Congelamento che avviene ormai con tecniche standardizzate e che permettono di ottenere risultati fino a poco tempo fa insperabili, spiega Antonio La Marca, professore di ginecologia e ostetricia all’Università degli studi di Modena e Reggio Emilia: «Il congelamento si esegue ora con la tecnica della vitrificazione che implica un abbassamento repentino della temperatura. In questo modo non si creano cristalli all’interno dell’ovulo e quindi aumenta la sopravvivenza dei gameti una volta scongelati. Ormai il 99 per cento degli ovociti congelati può essere scongelato e usato». Pronto all’uso, al momento opportuno.

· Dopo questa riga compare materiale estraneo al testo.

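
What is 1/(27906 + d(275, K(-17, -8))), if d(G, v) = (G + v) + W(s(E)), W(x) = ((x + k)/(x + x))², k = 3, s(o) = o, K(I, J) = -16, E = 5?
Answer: 25/704141 ≈ 3.5504e-5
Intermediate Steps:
W(x) = (3 + x)²/(4*x²) (W(x) = ((x + 3)/(x + x))² = ((3 + x)/((2*x)))² = ((3 + x)*(1/(2*x)))² = ((3 + x)/(2*x))² = (3 + x)²/(4*x²))
d(G, v) = 16/25 + G + v (d(G, v) = (G + v) + (¼)*(3 + 5)²/5² = (G + v) + (¼)*(1/25)*8² = (G + v) + (¼)*(1/25)*64 = (G + v) + 16/25 = 16/25 + G + v)
1/(27906 + d(275, K(-17, -8))) = 1/(27906 + (16/25 + 275 - 16)) = 1/(27906 + 6491/25) = 1/(704141/25) = 25/704141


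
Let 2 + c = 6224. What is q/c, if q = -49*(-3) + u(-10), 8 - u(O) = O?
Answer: 55/2074 ≈ 0.026519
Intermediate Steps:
c = 6222 (c = -2 + 6224 = 6222)
u(O) = 8 - O
q = 165 (q = -49*(-3) + (8 - 1*(-10)) = 147 + (8 + 10) = 147 + 18 = 165)
q/c = 165/6222 = 165*(1/6222) = 55/2074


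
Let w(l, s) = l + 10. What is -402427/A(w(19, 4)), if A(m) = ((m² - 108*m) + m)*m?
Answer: 402427/65598 ≈ 6.1347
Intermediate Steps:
w(l, s) = 10 + l
A(m) = m*(m² - 107*m) (A(m) = (m² - 107*m)*m = m*(m² - 107*m))
-402427/A(w(19, 4)) = -402427*1/((-107 + (10 + 19))*(10 + 19)²) = -402427*1/(841*(-107 + 29)) = -402427/(841*(-78)) = -402427/(-65598) = -402427*(-1/65598) = 402427/65598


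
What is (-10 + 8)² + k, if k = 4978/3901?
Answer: 20582/3901 ≈ 5.2761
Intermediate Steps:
k = 4978/3901 (k = 4978*(1/3901) = 4978/3901 ≈ 1.2761)
(-10 + 8)² + k = (-10 + 8)² + 4978/3901 = (-2)² + 4978/3901 = 4 + 4978/3901 = 20582/3901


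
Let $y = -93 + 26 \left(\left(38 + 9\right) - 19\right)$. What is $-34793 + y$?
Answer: $-34158$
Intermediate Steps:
$y = 635$ ($y = -93 + 26 \left(47 - 19\right) = -93 + 26 \cdot 28 = -93 + 728 = 635$)
$-34793 + y = -34793 + 635 = -34158$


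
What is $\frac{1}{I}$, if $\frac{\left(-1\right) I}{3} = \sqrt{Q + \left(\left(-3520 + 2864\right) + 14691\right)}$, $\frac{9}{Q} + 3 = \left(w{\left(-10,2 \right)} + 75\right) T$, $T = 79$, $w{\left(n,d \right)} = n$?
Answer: $- \frac{2 \sqrt{92411448007}}{216082887} \approx -0.0028137$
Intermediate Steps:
$Q = \frac{9}{5132}$ ($Q = \frac{9}{-3 + \left(-10 + 75\right) 79} = \frac{9}{-3 + 65 \cdot 79} = \frac{9}{-3 + 5135} = \frac{9}{5132} \approx 0.0017537$)
$I = - \frac{3 \sqrt{92411448007}}{2566}$ ($I = - 3 \sqrt{\frac{9}{5132} + \left(\left(-3520 + 2864\right) + 14691\right)} = - 3 \sqrt{\frac{9}{5132} + \left(-656 + 14691\right)} = - 3 \sqrt{\frac{9}{5132} + 14035} = - 3 \sqrt{\frac{72027629}{5132}} = - 3 \frac{\sqrt{92411448007}}{2566} = - \frac{3 \sqrt{92411448007}}{2566} \approx -355.41$)
$\frac{1}{I} = \frac{1}{\left(- \frac{3}{2566}\right) \sqrt{92411448007}} = - \frac{2 \sqrt{92411448007}}{216082887}$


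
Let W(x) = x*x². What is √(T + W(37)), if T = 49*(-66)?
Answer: √47419 ≈ 217.76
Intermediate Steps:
T = -3234
W(x) = x³
√(T + W(37)) = √(-3234 + 37³) = √(-3234 + 50653) = √47419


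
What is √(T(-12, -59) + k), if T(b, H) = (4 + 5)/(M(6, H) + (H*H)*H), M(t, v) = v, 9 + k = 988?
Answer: √41318469786334/205438 ≈ 31.289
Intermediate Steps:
k = 979 (k = -9 + 988 = 979)
T(b, H) = 9/(H + H³) (T(b, H) = (4 + 5)/(H + (H*H)*H) = 9/(H + H²*H) = 9/(H + H³))
√(T(-12, -59) + k) = √(9/(-59 + (-59)³) + 979) = √(9/(-59 - 205379) + 979) = √(9/(-205438) + 979) = √(9*(-1/205438) + 979) = √(-9/205438 + 979) = √(201123793/205438) = √41318469786334/205438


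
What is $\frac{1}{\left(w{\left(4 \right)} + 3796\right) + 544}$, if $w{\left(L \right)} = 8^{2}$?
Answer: $\frac{1}{4404} \approx 0.00022707$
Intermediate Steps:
$w{\left(L \right)} = 64$
$\frac{1}{\left(w{\left(4 \right)} + 3796\right) + 544} = \frac{1}{\left(64 + 3796\right) + 544} = \frac{1}{3860 + 544} = \frac{1}{4404}$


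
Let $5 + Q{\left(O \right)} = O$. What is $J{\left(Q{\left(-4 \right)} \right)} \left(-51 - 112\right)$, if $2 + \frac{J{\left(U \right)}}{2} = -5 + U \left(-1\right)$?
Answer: $-652$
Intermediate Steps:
$Q{\left(O \right)} = -5 + O$
$J{\left(U \right)} = -14 - 2 U$ ($J{\left(U \right)} = -4 + 2 \left(-5 + U \left(-1\right)\right) = -4 + 2 \left(-5 - U\right) = -4 - \left(10 + 2 U\right) = -14 - 2 U$)
$J{\left(Q{\left(-4 \right)} \right)} \left(-51 - 112\right) = \left(-14 - 2 \left(-5 - 4\right)\right) \left(-51 - 112\right) = \left(-14 - -18\right) \left(-163\right) = \left(-14 + 18\right) \left(-163\right) = 4 \left(-163\right) = -652$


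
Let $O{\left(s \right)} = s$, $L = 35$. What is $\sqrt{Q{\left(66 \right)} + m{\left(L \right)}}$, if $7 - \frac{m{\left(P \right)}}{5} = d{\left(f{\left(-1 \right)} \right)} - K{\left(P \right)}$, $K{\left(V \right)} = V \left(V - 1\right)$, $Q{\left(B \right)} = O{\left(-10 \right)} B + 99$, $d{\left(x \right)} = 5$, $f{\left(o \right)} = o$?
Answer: $\sqrt{5399} \approx 73.478$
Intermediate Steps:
$Q{\left(B \right)} = 99 - 10 B$ ($Q{\left(B \right)} = - 10 B + 99 = 99 - 10 B$)
$K{\left(V \right)} = V \left(-1 + V\right)$
$m{\left(P \right)} = 10 + 5 P \left(-1 + P\right)$ ($m{\left(P \right)} = 35 - 5 \left(5 - P \left(-1 + P\right)\right) = 35 + \left(-25 + 5 P \left(-1 + P\right)\right) = 10 + 5 P \left(-1 + P\right)$)
$\sqrt{Q{\left(66 \right)} + m{\left(L \right)}} = \sqrt{\left(99 - 660\right) + \left(10 + 5 \cdot 35 \left(-1 + 35\right)\right)} = \sqrt{\left(99 - 660\right) + \left(10 + 5 \cdot 35 \cdot 34\right)} = \sqrt{-561 + \left(10 + 5950\right)} = \sqrt{-561 + 5960} = \sqrt{5399}$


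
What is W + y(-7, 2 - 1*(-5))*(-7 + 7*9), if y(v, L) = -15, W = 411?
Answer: -429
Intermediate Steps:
W + y(-7, 2 - 1*(-5))*(-7 + 7*9) = 411 - 15*(-7 + 7*9) = 411 - 15*(-7 + 63) = 411 - 15*56 = 411 - 840 = -429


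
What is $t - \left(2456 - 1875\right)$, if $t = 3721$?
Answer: $3140$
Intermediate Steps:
$t - \left(2456 - 1875\right) = 3721 - \left(2456 - 1875\right) = 3721 - 581 = 3140$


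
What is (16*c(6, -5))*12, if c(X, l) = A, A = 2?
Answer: 384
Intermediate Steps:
c(X, l) = 2
(16*c(6, -5))*12 = (16*2)*12 = 32*12 = 384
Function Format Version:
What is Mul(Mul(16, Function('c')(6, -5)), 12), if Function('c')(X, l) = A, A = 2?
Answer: 384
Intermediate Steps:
Function('c')(X, l) = 2
Mul(Mul(16, Function('c')(6, -5)), 12) = Mul(Mul(16, 2), 12) = Mul(32, 12) = 384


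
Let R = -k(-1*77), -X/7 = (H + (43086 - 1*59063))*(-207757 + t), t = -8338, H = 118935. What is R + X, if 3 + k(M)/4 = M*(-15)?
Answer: 155740958462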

Anche se, sulle percentuali di successo della fecondazione assistita nessuno può scommettere. Se da una parte il tasso di successo dei trattamenti di procreazione assistita con ovuli provenienti da donatrici giovani è maggiore rispetto a quello che si avrebbe usando i propri, dall’altra la fertilità non è solo un fatto di ovociti. «Per questo, più che di social freezing mi piace parlare di prevenzione dell’infertilità da esaurimento ovarico, perché questo è ciò che facciamo: tuteliamo il numero e la qualità degli ovociti, ma non il resto», spiega Maria Giuseppina Picconeri, ginecologa specialista in medicina della riproduzione e direttrice del Centro Nike Medical Center di Roma: «La fertilità coinvolge diversi aspetti, per questo quando si prelevano gli ovociti e al momento di utilizzarli per una fecondazione in vitro si valuta lo stato generale della salute riproduttiva, dalla misura della funzionalità tiroidea alla morfologia dell’utero e alle alterazioni della vascolarizzazione», cita ad esempio.

Tutto questo per informare la paziente sulle reali possibilità di avere un figlio: «Per esempio, al momento degli esami l’utero mostra anomalie che sappiamo rendere difficile l’evoluzione della gravidanza, va detto alla donna che a prescindere da quando userà i suoi ovociti rimanere incinta e portare a termine la gravidanza potrebbe non essere così semplice».